Other beneficial “downstream effects” of the program are additional donations, which have allowed the purchase of much-needed medical equipment for some of the hospitals in Ukraine, including operating microscopes, microsurgical instruments, and operating loupes – all of them contributing to increasing surgical quality standards and performance. Moreover the program has promoted an increased awareness of fetal and infant neurodevelopment deficiencies such as neural tube defects. This has led to secondary programs, e.g. a campaign petitioning the Ukrainian government to make mandatory the fortification of flour with folate. This is an example of policydirected activity occurring concomitantly with the efforts being made by the UPFF to improve quality and effectiveness of care.

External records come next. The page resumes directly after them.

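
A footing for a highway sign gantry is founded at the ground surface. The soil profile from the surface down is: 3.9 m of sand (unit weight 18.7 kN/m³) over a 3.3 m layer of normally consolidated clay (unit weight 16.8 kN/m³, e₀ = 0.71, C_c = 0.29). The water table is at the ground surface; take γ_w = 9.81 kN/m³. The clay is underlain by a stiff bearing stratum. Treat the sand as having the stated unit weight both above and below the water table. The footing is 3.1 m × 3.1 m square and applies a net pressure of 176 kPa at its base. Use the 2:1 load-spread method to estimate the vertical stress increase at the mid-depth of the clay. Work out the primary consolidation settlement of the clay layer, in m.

S_c ≈ 0.0968 m

Mid-depth of clay below the ground surface: z = 3.9 + 3.3/2 = 5.55 m.
Total vertical stress at mid-clay: σ_v = 18.7×3.9 + 16.8×1.65 = 100.65 kPa.
Pore pressure: u = 9.81×(5.55 − 0) = 54.446 kPa.
Initial effective stress: σ'_0 = σ_v − u = 100.65 − 54.446 = 46.204 kPa.
Stress increase at mid-clay by the 2:1 spreading method:
Δσ = qBL/((B+z)(L+z)) = 176×3.1×3.1/((3.1+5.55)(3.1+5.55)) = 22.605 kPa
Final effective stress: σ'_f = σ'_0 + Δσ = 46.204 + 22.605 = 68.809 kPa.
Normally consolidated clay, so the full stress increment lies on the virgin compression line:
S_c = C_c·H/(1+e₀)·log₁₀(σ'_f/σ'_0) = 0.29×3.3/(1+0.71)×log₁₀(68.809/46.204)
    = 0.55965 × 0.17297 = 0.0968 m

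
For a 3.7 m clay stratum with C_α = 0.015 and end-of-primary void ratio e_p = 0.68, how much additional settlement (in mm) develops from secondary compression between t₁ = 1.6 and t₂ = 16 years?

Secondary compression: S_s = C_α·H/(1+e_p)·log₁₀(t₂/t₁)
S_s = 0.015×3.7/(1+0.68)×log₁₀(16/1.6)
    = 0.03304 × 1 = 0.03304 m

S_s ≈ 33 mm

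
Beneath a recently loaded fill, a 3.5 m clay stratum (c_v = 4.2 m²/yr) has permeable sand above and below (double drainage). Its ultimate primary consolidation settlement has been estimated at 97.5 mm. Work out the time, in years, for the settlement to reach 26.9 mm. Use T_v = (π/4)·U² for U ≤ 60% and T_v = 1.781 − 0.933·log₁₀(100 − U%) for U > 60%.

t ≈ 0.0436 years

Drainage path length: H_d = H/2 = 1.75 m (double drainage).
U = S(t)/S_ult = 26.9/97.5 = 0.2759.
U ≤ 60%: T_v = (π/4)·U² = (π/4)×0.2759² = 0.059784.
t = T_v·H_d²/c_v = 0.059784×1.75²/4.2 = 0.04359 years.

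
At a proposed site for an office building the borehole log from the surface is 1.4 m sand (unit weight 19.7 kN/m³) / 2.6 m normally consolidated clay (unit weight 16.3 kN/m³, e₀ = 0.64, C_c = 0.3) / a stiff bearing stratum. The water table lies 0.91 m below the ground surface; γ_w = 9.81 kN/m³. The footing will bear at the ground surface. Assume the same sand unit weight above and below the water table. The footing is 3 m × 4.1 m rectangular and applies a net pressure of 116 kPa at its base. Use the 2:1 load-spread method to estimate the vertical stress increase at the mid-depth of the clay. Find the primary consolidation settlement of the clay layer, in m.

Mid-depth of clay below the ground surface: z = 1.4 + 2.6/2 = 2.7 m.
Total vertical stress at mid-clay: σ_v = 19.7×1.4 + 16.3×1.3 = 48.77 kPa.
Pore pressure: u = 9.81×(2.7 − 0.91) = 17.56 kPa.
Initial effective stress: σ'_0 = σ_v − u = 48.77 − 17.56 = 31.21 kPa.
Stress increase at mid-clay by the 2:1 spreading method:
Δσ = qBL/((B+z)(L+z)) = 116×3×4.1/((3+2.7)(4.1+2.7)) = 36.811 kPa
Final effective stress: σ'_f = σ'_0 + Δσ = 31.21 + 36.811 = 68.021 kPa.
Normally consolidated clay, so the full stress increment lies on the virgin compression line:
S_c = C_c·H/(1+e₀)·log₁₀(σ'_f/σ'_0) = 0.3×2.6/(1+0.64)×log₁₀(68.021/31.21)
    = 0.47561 × 0.33835 = 0.1609 m

S_c ≈ 0.161 m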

The development and implementation of the UPFP is a good example for successful translation of the “twining concept” into practice. It demonstrates how a small group of committed individuals can successfully build capacity in pediatric healthcare in a post-Soviet LMIC. The keys to success have included focusing locally, selecting trustable partners, building incrementally, and creating interspecialty synergies. Nevertheless, the availability of sufficient funding is crucial for ensuring the sustainability of such a program and its financial independence.
Figure 1. Drs. Oles Semenyuk and Yuriy Chomokyak welcomed by Dr. James Rutka.
Figure 2. Drs. Yuriy Kolivoskha, Yuriy Chomokyak, James Rutka, Taras Mykytyn reviewing a case.